The detention on Monday comes only days before President Dilma Rousseff faces a key vote in the Senate that could temporarily remove her from office on charges of illegally using loans from state banks to finance budget deficits. Police are questioning Mantega on whether he helped companies including Cimento Penha that received favorable rulings from tax appeal board known as Carf, Estado de S.Paulo and Folha de S.Paulo newspapers reported.
Mantega, whose lawyer did not immediately reply to phone calls requesting comment, was the longest-serving finance minister since Brazil’s return to democracy in 1985. He presided over Brazil’s economic boom and then its slowdown, and was one of the architects of government spending policies that became the basis for a request to impeach Rousseff.
“The continuation of investigations keeps a negative agenda at the center of debate that tends to weaken the already-fragile attempts by the presidency to avoid impeachment,” Rafael Cortez, a political analyst at Sao Paulo-based economic consulting firm Tendencias Consultoria, said by phone.
A two-year corruption probe has already led to the imprisonment of numerous leading company executives and Rousseff’s allies.

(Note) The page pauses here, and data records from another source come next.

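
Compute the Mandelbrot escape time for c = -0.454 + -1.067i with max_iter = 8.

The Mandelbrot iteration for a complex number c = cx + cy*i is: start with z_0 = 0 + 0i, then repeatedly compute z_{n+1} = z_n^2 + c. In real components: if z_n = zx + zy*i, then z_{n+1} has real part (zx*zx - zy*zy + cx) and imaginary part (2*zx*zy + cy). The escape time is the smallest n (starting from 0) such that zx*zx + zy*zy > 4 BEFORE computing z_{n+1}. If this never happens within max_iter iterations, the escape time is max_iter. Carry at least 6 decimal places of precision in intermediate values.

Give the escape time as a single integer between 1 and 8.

z_0 = 0 + 0i, c = -0.4540 + -1.0670i
Iter 1: z = -0.4540 + -1.0670i, |z|^2 = 1.3446
Iter 2: z = -1.3864 + -0.0982i, |z|^2 = 1.9317
Iter 3: z = 1.4584 + -0.7948i, |z|^2 = 2.7586
Iter 4: z = 1.0412 + -3.3853i, |z|^2 = 12.5444
Escaped at iteration 4

Answer: 4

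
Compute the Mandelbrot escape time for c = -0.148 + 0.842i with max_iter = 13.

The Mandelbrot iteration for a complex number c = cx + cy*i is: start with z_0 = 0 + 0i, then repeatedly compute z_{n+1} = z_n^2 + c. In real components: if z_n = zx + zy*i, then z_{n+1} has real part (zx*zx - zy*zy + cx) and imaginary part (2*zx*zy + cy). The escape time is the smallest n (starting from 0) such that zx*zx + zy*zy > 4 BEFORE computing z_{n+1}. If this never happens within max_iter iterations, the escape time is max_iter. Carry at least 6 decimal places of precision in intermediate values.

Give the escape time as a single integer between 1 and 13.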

Earlier this year her predecessor and mentor, Luiz Inacio Lula da Silva, was detained for questioning on allegations he received perks from construction companies in exchange for benefits granted during his term.
Lula and Rousseff deny any wrongdoing.
By the time Mantega was replaced with Joaquim Levy at the outset of Rousseff’s second term, the nation’s budget deficit had doubled in one year to 6 percent of gross domestic product. In the following year it surpassed 10 percent of GDP as the government rolled back tax benefits Mantega had implemented and paid debts to state banks.
Mantega allegedly pressured companies to make donations to Rousseff’s 2014 re-election campaign, newspaper Folha de S. Paulo reported May 8, citing testimony by Marcelo Odebrecht. Mantega’s lawyer told Folha the minister “never discussed campaign issues with anyone.”